At a glance
For anyone in the early stages of their career, the prospect of having a mentor is immensely appealing, but taking the first step on a mentorship journey can be challenging.
In hybrid workplaces, where it can now take longer for new employees to learn all processes, a mentor can provide valuable insights into how an organisation works, says Dr Stacey Ashley, leadership expert.
A mentor can act as both an independent sounding board and a cheerleader who will celebrate your progress.
“Your agenda is their agenda,” says Ashley. “They’re not there from a self-interested perspective.”
Look ahead at your career goals
The first step in finding a mentor is to map out career goals and the steps needed to achieve them. Deciding where you see your career heading in the next few years is key, says Kate Richardson, career coach.
According to Richardson, a mentor can give advice on the path to get there, including the skills to develop, the relationships to cultivate and the opportunities that exist.
Look for a good fit
It’s a good idea to select a mentor based on your career goals and gaps.
“Do they have relevant knowledge or experience that is going to be useful or valuable to me?” says Ashley. “Have they done what I’m trying to do?”
Richardson agrees. Think about the type of person who can help you achieve your goals, she says.

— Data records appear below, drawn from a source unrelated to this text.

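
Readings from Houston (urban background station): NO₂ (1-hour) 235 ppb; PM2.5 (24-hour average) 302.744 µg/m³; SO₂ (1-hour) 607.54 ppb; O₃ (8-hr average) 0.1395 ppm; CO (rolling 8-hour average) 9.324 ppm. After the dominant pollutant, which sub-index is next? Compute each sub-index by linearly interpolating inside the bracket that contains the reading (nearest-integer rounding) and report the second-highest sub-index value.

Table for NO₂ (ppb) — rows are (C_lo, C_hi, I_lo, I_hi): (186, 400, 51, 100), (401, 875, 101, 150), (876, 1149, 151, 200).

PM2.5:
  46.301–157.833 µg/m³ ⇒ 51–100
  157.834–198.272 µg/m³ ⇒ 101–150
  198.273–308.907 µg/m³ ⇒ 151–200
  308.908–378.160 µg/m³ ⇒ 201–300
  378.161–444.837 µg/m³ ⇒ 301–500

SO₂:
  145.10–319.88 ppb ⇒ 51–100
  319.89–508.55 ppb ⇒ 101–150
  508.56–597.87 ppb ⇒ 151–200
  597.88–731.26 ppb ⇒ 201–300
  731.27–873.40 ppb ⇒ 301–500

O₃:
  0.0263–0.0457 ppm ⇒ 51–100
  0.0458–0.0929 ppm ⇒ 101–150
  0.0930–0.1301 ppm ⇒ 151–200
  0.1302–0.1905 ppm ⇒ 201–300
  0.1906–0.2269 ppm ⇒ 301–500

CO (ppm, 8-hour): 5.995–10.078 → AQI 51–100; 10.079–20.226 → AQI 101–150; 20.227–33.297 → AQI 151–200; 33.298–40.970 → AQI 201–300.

208

NO₂: 235 lies in 186–400, so I_lo=51, I_hi=100, C_lo=186, C_hi=400.
(100−51)/(400−186) × (235−186) + 51 = 49/214 × 49 + 51 ≈ 62.22 → 62.
PM2.5 302.744: bracket 198.273–308.907 → index 151–200; slope 49/110.634, offset 104.471.
AQI = 151 + 49/110.634·104.471 ≈ 197.27 ⇒ 197.
SO₂ 607.54: bracket 597.88–731.26 → index 201–300; slope 99/133.38, offset 9.66.
AQI = 201 + 99/133.38·9.66 ≈ 208.17 ⇒ 208.
O₃ 0.1395: bracket 0.1302–0.1905 → index 201–300; slope 99/0.0603, offset 0.0093.
AQI = 201 + 99/0.0603·0.0093 ≈ 216.27 ⇒ 216.
CO: 9.324 lies in 5.995–10.078, so I_lo=51, I_hi=100, C_lo=5.995, C_hi=10.078.
(100−51)/(10.078−5.995) × (9.324−5.995) + 51 = 49/4.083 × 3.329 + 51 ≈ 90.95 → 91.
Sub-indices: NO₂→62, PM2.5→197, SO₂→208, O₃→216, CO→91. Ranked high→low: 216, 208, 197, 91, 62. Second-highest sub-index = 208.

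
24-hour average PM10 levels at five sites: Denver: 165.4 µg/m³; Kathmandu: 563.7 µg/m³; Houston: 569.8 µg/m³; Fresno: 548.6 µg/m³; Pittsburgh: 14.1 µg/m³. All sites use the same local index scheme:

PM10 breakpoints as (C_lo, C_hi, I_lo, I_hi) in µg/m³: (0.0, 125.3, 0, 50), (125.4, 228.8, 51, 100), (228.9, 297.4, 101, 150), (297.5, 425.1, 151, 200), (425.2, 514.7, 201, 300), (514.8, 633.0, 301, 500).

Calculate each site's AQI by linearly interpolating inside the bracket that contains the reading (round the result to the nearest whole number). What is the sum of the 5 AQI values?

1211

Denver 165.4: bracket 125.4–228.8 → index 51–100; slope 49/103.4, offset 40.0.
AQI = 51 + 49/103.4·40.0 ≈ 69.96 ⇒ 70.
Kathmandu: 563.7 lies in 514.8–633.0, so I_lo=301, I_hi=500, C_lo=514.8, C_hi=633.0.
(500−301)/(633.0−514.8) × (563.7−514.8) + 301 = 199/118.2 × 48.9 + 301 ≈ 383.33 → 383.
Houston: row 514.8–633.0 (AQI 301–500). (500−301)·(569.8−514.8)/(633.0−514.8) + 301 = 199·55.0/118.2 + 301 ≈ 393.60 → 394.
Fresno: 548.6 ∈ [514.8, 633.0] ↔ index [301, 500].
301 + (548.6−514.8)·(500−301)/(633.0−514.8) = 301 + 33.8·199/118.2 ≈ 357.91, so AQI = 358.
Pittsburgh: row 0.0–125.3 (AQI 0–50). (50−0)·(14.1−0.0)/(125.3−0.0) + 0 = 50·14.1/125.3 + 0 ≈ 5.63 → 6.
AQIs: Denver=70, Kathmandu=383, Houston=394, Fresno=358, Pittsburgh=6. Sum = 70 + 383 + 394 + 358 + 6 = 1211.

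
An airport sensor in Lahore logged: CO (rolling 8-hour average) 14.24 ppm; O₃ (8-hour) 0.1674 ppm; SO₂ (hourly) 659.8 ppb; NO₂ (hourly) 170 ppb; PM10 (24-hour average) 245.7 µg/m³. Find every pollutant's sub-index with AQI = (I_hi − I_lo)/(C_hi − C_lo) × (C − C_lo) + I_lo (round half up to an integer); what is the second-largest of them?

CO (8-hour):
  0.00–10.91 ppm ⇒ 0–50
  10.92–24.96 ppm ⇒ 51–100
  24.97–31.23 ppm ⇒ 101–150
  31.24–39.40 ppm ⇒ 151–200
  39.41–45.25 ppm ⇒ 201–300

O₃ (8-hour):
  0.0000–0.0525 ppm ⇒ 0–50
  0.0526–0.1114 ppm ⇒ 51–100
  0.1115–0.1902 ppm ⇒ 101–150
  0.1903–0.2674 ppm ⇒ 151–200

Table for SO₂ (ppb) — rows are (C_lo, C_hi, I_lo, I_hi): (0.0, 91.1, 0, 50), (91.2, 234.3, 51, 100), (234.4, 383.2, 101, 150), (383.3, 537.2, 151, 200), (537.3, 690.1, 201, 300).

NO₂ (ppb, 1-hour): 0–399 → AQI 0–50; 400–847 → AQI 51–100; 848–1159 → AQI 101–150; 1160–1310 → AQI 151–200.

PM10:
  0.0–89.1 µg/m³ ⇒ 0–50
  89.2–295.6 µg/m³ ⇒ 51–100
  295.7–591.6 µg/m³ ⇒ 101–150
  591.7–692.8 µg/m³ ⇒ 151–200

CO: 14.24 ∈ [10.92, 24.96] ↔ index [51, 100].
51 + (14.24−10.92)·(100−51)/(24.96−10.92) = 51 + 3.32·49/14.04 ≈ 62.59, so AQI = 63.
O₃ 0.1674: bracket 0.1115–0.1902 → index 101–150; slope 49/0.0787, offset 0.0559.
AQI = 101 + 49/0.0787·0.0559 ≈ 135.80 ⇒ 136.
SO₂: 659.8 ∈ [537.3, 690.1] ↔ index [201, 300].
201 + (659.8−537.3)·(300−201)/(690.1−537.3) = 201 + 122.5·99/152.8 ≈ 280.37, so AQI = 280.
NO₂ 170: bracket 0–399 → index 0–50; slope 50/399, offset 170.
AQI = 0 + 50/399·170 ≈ 21.30 ⇒ 21.
PM10: 245.7 lies in 89.2–295.6, so I_lo=51, I_hi=100, C_lo=89.2, C_hi=295.6.
(100−51)/(295.6−89.2) × (245.7−89.2) + 51 = 49/206.4 × 156.5 + 51 ≈ 88.15 → 88.
Sub-indices: CO→63, O₃→136, SO₂→280, NO₂→21, PM10→88. Ranked high→low: 280, 136, 88, 63, 21. Second-highest sub-index = 136.

136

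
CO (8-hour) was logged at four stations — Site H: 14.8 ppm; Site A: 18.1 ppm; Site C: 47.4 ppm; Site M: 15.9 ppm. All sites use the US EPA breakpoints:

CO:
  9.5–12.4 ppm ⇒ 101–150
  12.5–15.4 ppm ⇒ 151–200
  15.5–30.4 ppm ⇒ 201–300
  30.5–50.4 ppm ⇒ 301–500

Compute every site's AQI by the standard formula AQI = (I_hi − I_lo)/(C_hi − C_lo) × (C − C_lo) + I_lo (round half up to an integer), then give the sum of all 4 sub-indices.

1082

Site H: row 12.5–15.4 (AQI 151–200). (200−151)·(14.8−12.5)/(15.4−12.5) + 151 = 49·2.3/2.9 + 151 ≈ 189.86 → 190.
Site A 18.1: bracket 15.5–30.4 → index 201–300; slope 99/14.9, offset 2.6.
AQI = 201 + 99/14.9·2.6 ≈ 218.28 ⇒ 218.
Site C: row 30.5–50.4 (AQI 301–500). (500−301)·(47.4−30.5)/(50.4−30.5) + 301 = 199·16.9/19.9 + 301 ≈ 470.00 → 470.
Site M: 15.9 ∈ [15.5, 30.4] ↔ index [201, 300].
201 + (15.9−15.5)·(300−201)/(30.4−15.5) = 201 + 0.4·99/14.9 ≈ 203.66, so AQI = 204.
AQIs: Site H=190, Site A=218, Site C=470, Site M=204. Sum = 190 + 218 + 470 + 204 = 1082.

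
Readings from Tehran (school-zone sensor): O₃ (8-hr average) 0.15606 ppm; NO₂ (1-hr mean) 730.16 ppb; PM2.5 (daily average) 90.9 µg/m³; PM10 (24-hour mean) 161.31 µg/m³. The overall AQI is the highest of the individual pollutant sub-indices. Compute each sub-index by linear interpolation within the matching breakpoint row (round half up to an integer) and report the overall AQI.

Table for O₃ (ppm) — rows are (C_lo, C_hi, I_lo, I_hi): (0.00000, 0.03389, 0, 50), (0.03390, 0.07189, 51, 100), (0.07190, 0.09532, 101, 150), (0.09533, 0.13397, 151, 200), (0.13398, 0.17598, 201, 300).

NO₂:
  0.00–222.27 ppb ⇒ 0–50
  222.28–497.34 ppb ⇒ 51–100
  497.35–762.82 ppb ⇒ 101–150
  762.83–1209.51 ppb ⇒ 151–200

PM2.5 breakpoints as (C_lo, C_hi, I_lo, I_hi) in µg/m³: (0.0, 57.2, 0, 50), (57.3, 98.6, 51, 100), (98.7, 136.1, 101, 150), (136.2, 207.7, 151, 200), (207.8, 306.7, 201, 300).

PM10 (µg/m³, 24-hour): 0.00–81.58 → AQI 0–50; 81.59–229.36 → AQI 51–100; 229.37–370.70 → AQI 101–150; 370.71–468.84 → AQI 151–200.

O₃: 0.15606 lies in 0.13398–0.17598, so I_lo=201, I_hi=300, C_lo=0.13398, C_hi=0.17598.
(300−201)/(0.17598−0.13398) × (0.15606−0.13398) + 201 = 99/0.04200 × 0.02208 + 201 ≈ 253.05 → 253.
NO₂: 730.16 lies in 497.35–762.82, so I_lo=101, I_hi=150, C_lo=497.35, C_hi=762.82.
(150−101)/(762.82−497.35) × (730.16−497.35) + 101 = 49/265.47 × 232.81 + 101 ≈ 143.97 → 144.
PM2.5 90.9: bracket 57.3–98.6 → index 51–100; slope 49/41.3, offset 33.6.
AQI = 51 + 49/41.3·33.6 ≈ 90.86 ⇒ 91.
PM10 161.31: bracket 81.59–229.36 → index 51–100; slope 49/147.77, offset 79.72.
AQI = 51 + 49/147.77·79.72 ≈ 77.43 ⇒ 77.
Sub-indices: O₃→253, NO₂→144, PM2.5→91, PM10→77. Overall AQI = max = 253; dominant pollutant is O₃.
AQI 253: Very Unhealthy.

253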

“If you want to become a manager of a large team, then talking to people who are in that kind of role about how they made that progression can be incredibly valuable.”
Mentor and mentee also need to be a good fit. Ask, “Do we get on? Will we work well together?”, says Ashley.
Find a mentor
Some organisations and professional bodies run formal mentoring programs that match you with a mentor.

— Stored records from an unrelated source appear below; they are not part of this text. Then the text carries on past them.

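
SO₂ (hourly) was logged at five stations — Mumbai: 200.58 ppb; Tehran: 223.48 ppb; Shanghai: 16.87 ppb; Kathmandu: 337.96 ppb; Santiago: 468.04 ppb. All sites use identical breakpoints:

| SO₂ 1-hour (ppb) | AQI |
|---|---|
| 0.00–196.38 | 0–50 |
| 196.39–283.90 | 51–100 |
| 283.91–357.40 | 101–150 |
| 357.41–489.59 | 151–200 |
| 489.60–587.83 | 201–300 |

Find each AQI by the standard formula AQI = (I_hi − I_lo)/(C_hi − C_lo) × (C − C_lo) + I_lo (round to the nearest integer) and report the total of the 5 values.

452

Mumbai 200.58: bracket 196.39–283.90 → index 51–100; slope 49/87.51, offset 4.19.
AQI = 51 + 49/87.51·4.19 ≈ 53.35 ⇒ 53.
Tehran: 223.48 ∈ [196.39, 283.90] ↔ index [51, 100].
51 + (223.48−196.39)·(100−51)/(283.90−196.39) = 51 + 27.09·49/87.51 ≈ 66.17, so AQI = 66.
Shanghai: row 0.00–196.38 (AQI 0–50). (50−0)·(16.87−0.00)/(196.38−0.00) + 0 = 50·16.87/196.38 + 0 ≈ 4.30 → 4.
Kathmandu: 337.96 lies in 283.91–357.40, so I_lo=101, I_hi=150, C_lo=283.91, C_hi=357.40.
(150−101)/(357.40−283.91) × (337.96−283.91) + 101 = 49/73.49 × 54.05 + 101 ≈ 137.04 → 137.
Santiago: 468.04 lies in 357.41–489.59, so I_lo=151, I_hi=200, C_lo=357.41, C_hi=489.59.
(200−151)/(489.59−357.41) × (468.04−357.41) + 151 = 49/132.18 × 110.63 + 151 ≈ 192.01 → 192.
AQIs: Mumbai=53, Tehran=66, Shanghai=4, Kathmandu=137, Santiago=192. Sum = 53 + 66 + 4 + 137 + 192 = 452.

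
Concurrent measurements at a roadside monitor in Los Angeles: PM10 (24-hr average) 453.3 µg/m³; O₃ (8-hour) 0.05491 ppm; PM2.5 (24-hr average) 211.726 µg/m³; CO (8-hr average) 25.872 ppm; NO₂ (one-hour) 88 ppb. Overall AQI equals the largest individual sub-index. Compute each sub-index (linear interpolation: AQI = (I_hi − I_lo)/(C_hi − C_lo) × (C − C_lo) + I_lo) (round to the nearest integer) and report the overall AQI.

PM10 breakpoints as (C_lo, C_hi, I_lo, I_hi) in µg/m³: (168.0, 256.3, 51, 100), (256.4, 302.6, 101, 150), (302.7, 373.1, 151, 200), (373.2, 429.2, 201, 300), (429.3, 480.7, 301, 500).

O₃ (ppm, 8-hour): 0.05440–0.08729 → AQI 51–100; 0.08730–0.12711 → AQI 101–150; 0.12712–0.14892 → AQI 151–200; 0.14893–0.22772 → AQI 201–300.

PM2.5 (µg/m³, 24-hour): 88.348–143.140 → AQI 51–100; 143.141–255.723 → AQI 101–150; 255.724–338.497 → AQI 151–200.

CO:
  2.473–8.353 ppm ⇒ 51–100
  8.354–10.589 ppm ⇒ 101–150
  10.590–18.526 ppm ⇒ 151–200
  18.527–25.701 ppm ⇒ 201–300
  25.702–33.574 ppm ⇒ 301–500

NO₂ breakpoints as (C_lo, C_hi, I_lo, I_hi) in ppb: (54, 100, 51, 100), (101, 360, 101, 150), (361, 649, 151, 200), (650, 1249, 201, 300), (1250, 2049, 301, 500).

394

PM10 453.3: bracket 429.3–480.7 → index 301–500; slope 199/51.4, offset 24.0.
AQI = 301 + 199/51.4·24.0 ≈ 393.92 ⇒ 394.
O₃: 0.05491 ∈ [0.05440, 0.08729] ↔ index [51, 100].
51 + (0.05491−0.05440)·(100−51)/(0.08729−0.05440) = 51 + 0.00051·49/0.03289 ≈ 51.76, so AQI = 52.
PM2.5 211.726: bracket 143.141–255.723 → index 101–150; slope 49/112.582, offset 68.585.
AQI = 101 + 49/112.582·68.585 ≈ 130.85 ⇒ 131.
CO: 25.872 ∈ [25.702, 33.574] ↔ index [301, 500].
301 + (25.872−25.702)·(500−301)/(33.574−25.702) = 301 + 0.170·199/7.872 ≈ 305.30, so AQI = 305.
NO₂: 88 lies in 54–100, so I_lo=51, I_hi=100, C_lo=54, C_hi=100.
(100−51)/(100−54) × (88−54) + 51 = 49/46 × 34 + 51 ≈ 87.22 → 87.
Sub-indices: PM10→394, O₃→52, PM2.5→131, CO→305, NO₂→87. Overall AQI = max = 394; dominant pollutant is PM10.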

You can also look within your organisation – but outside your direct line of management – for a suitable candidate.
Another option is looking to your broader network, either via word-of-mouth or LinkedIn, which Richardson describes as “a powerful platform”.

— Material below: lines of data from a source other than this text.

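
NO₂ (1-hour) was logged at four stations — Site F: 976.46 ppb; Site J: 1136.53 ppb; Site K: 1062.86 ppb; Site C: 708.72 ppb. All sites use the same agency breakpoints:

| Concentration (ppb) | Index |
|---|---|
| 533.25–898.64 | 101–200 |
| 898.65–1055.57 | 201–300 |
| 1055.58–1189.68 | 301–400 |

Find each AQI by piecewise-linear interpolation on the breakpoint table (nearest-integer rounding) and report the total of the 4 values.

Site F 976.46: bracket 898.65–1055.57 → index 201–300; slope 99/156.92, offset 77.81.
AQI = 201 + 99/156.92·77.81 ≈ 250.09 ⇒ 250.
Site J: 1136.53 ∈ [1055.58, 1189.68] ↔ index [301, 400].
301 + (1136.53−1055.58)·(400−301)/(1189.68−1055.58) = 301 + 80.95·99/134.10 ≈ 360.76, so AQI = 361.
Site K: 1062.86 lies in 1055.58–1189.68, so I_lo=301, I_hi=400, C_lo=1055.58, C_hi=1189.68.
(400−301)/(1189.68−1055.58) × (1062.86−1055.58) + 301 = 99/134.10 × 7.28 + 301 ≈ 306.37 → 306.
Site C: 708.72 lies in 533.25–898.64, so I_lo=101, I_hi=200, C_lo=533.25, C_hi=898.64.
(200−101)/(898.64−533.25) × (708.72−533.25) + 101 = 99/365.39 × 175.47 + 101 ≈ 148.54 → 149.
AQIs: Site F=250, Site J=361, Site K=306, Site C=149. Sum = 250 + 361 + 306 + 149 = 1066.

1066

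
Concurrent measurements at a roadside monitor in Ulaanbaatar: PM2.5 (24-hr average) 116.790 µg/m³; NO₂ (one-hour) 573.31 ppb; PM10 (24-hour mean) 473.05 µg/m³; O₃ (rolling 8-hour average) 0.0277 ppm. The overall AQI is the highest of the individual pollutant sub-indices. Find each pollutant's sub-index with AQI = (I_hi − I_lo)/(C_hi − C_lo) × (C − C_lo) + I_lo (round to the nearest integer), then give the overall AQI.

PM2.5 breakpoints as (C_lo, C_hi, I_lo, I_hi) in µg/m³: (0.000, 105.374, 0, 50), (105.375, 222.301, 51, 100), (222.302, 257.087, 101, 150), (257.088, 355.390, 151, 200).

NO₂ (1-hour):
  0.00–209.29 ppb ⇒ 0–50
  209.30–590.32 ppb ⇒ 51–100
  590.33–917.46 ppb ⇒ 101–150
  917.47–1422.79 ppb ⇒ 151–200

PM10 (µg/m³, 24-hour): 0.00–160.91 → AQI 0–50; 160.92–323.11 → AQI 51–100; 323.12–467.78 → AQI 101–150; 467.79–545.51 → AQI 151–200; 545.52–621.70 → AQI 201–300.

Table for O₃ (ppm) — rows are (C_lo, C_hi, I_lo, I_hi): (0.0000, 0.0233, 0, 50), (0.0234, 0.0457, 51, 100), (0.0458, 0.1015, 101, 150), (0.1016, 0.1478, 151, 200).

154

PM2.5: 116.790 ∈ [105.375, 222.301] ↔ index [51, 100].
51 + (116.790−105.375)·(100−51)/(222.301−105.375) = 51 + 11.415·49/116.926 ≈ 55.78, so AQI = 56.
NO₂ 573.31: bracket 209.30–590.32 → index 51–100; slope 49/381.02, offset 364.01.
AQI = 51 + 49/381.02·364.01 ≈ 97.81 ⇒ 98.
PM10 473.05: bracket 467.79–545.51 → index 151–200; slope 49/77.72, offset 5.26.
AQI = 151 + 49/77.72·5.26 ≈ 154.32 ⇒ 154.
O₃: row 0.0234–0.0457 (AQI 51–100). (100−51)·(0.0277−0.0234)/(0.0457−0.0234) + 51 = 49·0.0043/0.0223 + 51 ≈ 60.45 → 60.
Sub-indices: PM2.5→56, NO₂→98, PM10→154, O₃→60. Overall AQI = max = 154; dominant pollutant is PM10.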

“Not only does it allow you to see who you might be connected with at the first-degree level, but you can see at the second- and third-degree level too,” she says.
“You can find out if you know ‘someone who knows someone’ who may be in the kind of role or industry you’re aspiring to and connect with them.”
CPA Australia Mentoring Program
How to approach a mentor
Don’t go in cold, warns Richardson.
“I had someone ask me to mentor them 15 minutes after meeting me,” she says.
“I said ‘No’ because I didn’t really know the person, and I wasn’t expecting them to make that request. It was like receiving a proposal on the first date.”
Take time to research a potential mentor’s own career path before asking the question. It needs to be obvious why you want them to mentor you and not someone else, says Richardson.
“Sometimes people fall into the trap of writing an essay about who they are and what they’re looking for,” she adds.
Keep the message short. Ask, “I see that you’ve done XYZ. I’m interested to learn more about your career and how you achieved ABC. Would you have 20 minutes to talk?”.
Set mentoring expectations
Be clear about each other’s expectations from the start.
Many people are open to being a mentor, but it can fail if the boundaries and expectations aren’t specified ahead of time, says Ashley.
For instance, it’s wise to come to an agreement on how often you will talk and how – phone, email, chat, video call or in-person.
Talking about goals at the outset is essential, so that the mentor can help you stay on track.
Give and take
Mentees should ask themselves what they bring to the arrangement, says Richardson.
“These kinds of relationships work best when there’s some kind of reciprocal benefit for both people involved,” says Richardson.
However, being young or inexperienced doesn’t mean a mentee has nothing to offer a mentor in a more senior position.
“They think, ‘I’ve got nothing of value to bring to this relationship’, and that’s definitely not true,” Richardson adds.
Close the loop
When a mentee acts on a mentor’s guidance, it’s a good idea for mentees to let their mentor know, says Richardson.
“People love to be asked for advice, and they like to know when you follow it.”